In horror, she slaps Anabelle. For a moment, those creepy eyes stare back at her, blank and utterly inhuman.

“Why do you hit me,” she inquires in a piping, innocent tone. “I do nothing wrong, Manna. I do nothing wrong, why do you hit me?”

Anna doesn’t know how to answer. How do you explain to a little girl that she just murdered an animal? That that’s bad? As a child, Anna had been squeamish. She doesn’t even have her father’s rants to model her own after. “You don’t,” says Anna. “You don’t stand on things.”

So for weeks, the little girl refuses to stand still. She sits, feet pulled off the ground. Anna is convinced she can see blood beneath the child’s toenails. But that’s ridiculous, it’s been weeks.

Of course not.

Dean notices it - never directly. She never stops long enough to think Hm, this is odd, normal children don’t do this. The two, mother and daughter, dig holes in the sand. Anabelle’s fill like tidal pools. Dean’s wash away, eroding under sand and sun, but Anabelle and her potholes in the beach stay.

She goes out at low tide, Anabelle, her pigtails bobbing as she kicks her flipflops into the sea. That’s the fourth pair this week, Dean sighs.
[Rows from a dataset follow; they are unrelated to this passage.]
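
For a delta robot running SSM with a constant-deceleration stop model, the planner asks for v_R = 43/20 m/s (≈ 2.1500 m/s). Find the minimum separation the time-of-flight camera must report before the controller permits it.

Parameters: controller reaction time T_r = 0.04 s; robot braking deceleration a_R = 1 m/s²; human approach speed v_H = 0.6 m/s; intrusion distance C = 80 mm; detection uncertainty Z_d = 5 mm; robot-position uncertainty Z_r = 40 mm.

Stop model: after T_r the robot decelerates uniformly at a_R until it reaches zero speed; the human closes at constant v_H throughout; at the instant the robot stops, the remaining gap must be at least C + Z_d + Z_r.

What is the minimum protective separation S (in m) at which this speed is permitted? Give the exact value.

braking lasts T_s = (43/20)/1 = 2.1500 s
robot covers v_R·T_r = 2.1500·0.0400 = 0.0860 m before braking
braking distance = 2.1500²/(2·1.0000) = 2.3112 m
person approaches 0.6000·(0.0400+2.1500) = 1.3140 m
margins: 0.0800+0.0050+0.0400 = 0.1250 m
S_min ≈ 0.0860+2.3112+1.3140+0.1250  ⇒  S_min = 3069/800 m

S_min = 3069/800 m = 3.8363 m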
The little girl looks over her shoulder, all innocence. “They weren’t right, Mama,” she says, and she plunges into the water to pull out one white and blue sandal. This she drops on the beach at Dean’s feet. “Mama,” she asks, “Where my other sandal? The black one with stars.”

Dean goes inside and brings out the other sandal. The little girl is holding a sea-star out of the water, high over her own head. It drips salt water into her eyes, and Anabelle doesn’t blink until she notices her Mama watching her. “T’anks, Mama,” says Anabelle, and she slips on her mismatched sandals. This doesn’t seem to phase the little girl as she runs back into the water, wet to her knees from the surf, sea-star still clutched in one tiny hand.

“You’re welcome,” says Dean. “I guess.”